中国政府は今5カ年計画の予算5830億元のうち、全体の27%に当たる1590億元(前5カ年比で35%増)を先進型水処理プラントの建設に投じる計画。ほかに1700億元をいわゆる「黒臭水」(汚染水)対策として用いる。

また、20年までには市/県/鎮という各行政単位ごとに、地方政府が汚水回収システムを整備しなければならないと規定し、汚水処理率の目標値を95%/90%/70%に設定した。ただし、上海周辺の長江デルタ、広東省の珠江デルタ、京津冀(北京・天津・河北)など主力経済エリアに関しては1年前倒しし、19年までの目標達成を目指す。

この草案によると、都市部の汚水処理能力は今5カ年が終わる20年まで毎年、日産980万トンのペースで増加する見込み。この数字はBOCIの事前予想900万トンを上回る。このほか、主要エリアにおける水質改善に向け、既存の処理プラントのうち同4050万トン分のアップグレードを5カ年中に実施する。これは前5カ年の2600万トンを55%上回る規模となる。

また、「地級市」(二級行政単位)以上の都市では、20年までに「黒臭水」の割合を10%以下に抑えるのが目標。うち直轄市や省都などの主要都市では基本的に、17年までに「黒臭水」を無くすとしている。
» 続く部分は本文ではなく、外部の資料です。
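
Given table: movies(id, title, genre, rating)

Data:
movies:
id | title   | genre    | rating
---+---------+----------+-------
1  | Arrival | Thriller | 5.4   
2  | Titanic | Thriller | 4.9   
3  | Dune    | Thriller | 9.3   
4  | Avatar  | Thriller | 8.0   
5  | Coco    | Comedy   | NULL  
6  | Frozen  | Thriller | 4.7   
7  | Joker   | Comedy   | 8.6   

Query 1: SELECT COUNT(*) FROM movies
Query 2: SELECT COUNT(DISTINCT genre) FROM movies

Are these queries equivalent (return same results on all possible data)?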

今5カ年計画において廃棄物処理向けの投資計画が下方修正されたことなどから、マーケットでは環境投資の減速を懸念する声も上がっていたが、今回のNDRCの草案を見る限り、汚水処理投資は向こう数年にわたり、高い伸びを維持する見込み。BOCIはこの点から、廃棄物発電銘柄より、汚水処理銘柄を有力視している。
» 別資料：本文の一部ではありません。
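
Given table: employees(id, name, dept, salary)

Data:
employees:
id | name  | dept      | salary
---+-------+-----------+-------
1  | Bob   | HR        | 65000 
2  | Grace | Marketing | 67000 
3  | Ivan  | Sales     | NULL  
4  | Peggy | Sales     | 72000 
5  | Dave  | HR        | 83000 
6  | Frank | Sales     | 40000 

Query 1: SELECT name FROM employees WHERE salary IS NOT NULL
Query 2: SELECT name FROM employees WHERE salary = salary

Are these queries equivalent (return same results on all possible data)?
Yes, equivalent

Both queries return: [('Bob',), ('Dave',), ('Frank',), ('Grace',), ('Peggy',)]

Reason: IS NOT NULL vs self-equality (both exclude NULLs)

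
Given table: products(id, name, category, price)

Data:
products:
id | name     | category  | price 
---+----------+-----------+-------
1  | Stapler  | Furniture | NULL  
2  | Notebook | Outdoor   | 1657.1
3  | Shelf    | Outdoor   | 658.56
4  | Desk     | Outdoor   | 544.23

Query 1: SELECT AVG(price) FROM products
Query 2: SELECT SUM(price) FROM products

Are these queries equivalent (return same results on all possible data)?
No, not equivalent

Query 1 returns: [(953.2966666666666,)]
Query 2 returns: [(2859.89,)]

Reason: AVG vs SUM give different aggregate values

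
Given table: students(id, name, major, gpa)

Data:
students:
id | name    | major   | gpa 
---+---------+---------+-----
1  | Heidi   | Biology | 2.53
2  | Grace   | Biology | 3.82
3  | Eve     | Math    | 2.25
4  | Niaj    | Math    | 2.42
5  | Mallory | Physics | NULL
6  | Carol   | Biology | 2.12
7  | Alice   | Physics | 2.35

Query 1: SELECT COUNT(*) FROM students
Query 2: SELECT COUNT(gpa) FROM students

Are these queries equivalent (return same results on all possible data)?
No, not equivalent

Query 1 returns: [(7,)]
Query 2 returns: [(6,)]

Reason: COUNT(*) includes NULLs, COUNT(column) excludes them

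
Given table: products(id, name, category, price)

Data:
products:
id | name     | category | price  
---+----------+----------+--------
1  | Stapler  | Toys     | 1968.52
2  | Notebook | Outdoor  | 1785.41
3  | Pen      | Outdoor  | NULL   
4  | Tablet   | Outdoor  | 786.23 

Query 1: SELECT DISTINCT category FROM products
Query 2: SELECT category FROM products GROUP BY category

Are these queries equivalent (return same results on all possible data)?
Yes, equivalent

Both queries return: [('Outdoor',), ('Toys',)]

Reason: Both get unique categorys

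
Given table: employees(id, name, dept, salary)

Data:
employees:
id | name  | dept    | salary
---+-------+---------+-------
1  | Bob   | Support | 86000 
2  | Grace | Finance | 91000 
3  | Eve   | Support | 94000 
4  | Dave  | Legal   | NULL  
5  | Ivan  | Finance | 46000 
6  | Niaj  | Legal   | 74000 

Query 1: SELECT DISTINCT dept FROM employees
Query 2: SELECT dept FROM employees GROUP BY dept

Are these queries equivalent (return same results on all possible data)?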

今5カ年における汚水処理の累積能力の増加ペースは市場の予想通り、一桁台半ばの約5%に減速する見通し(前5カ年は年率9%)。BOCIはこうした中、大手事業者が長期の成長確保に目を向け、積極的にシェア拡大に動くとみている。トップピックは北控水務集団で、処理力の伸びを背景とした抵抗力の強さを評価。同社のシェアが現在の5%から、18年には8%に上向くと予測した。ハイエンドのPPP(官民連携)水処理プロジェクトの獲得においても優位にあるとし、これが新たな成長牽引役になるとみている。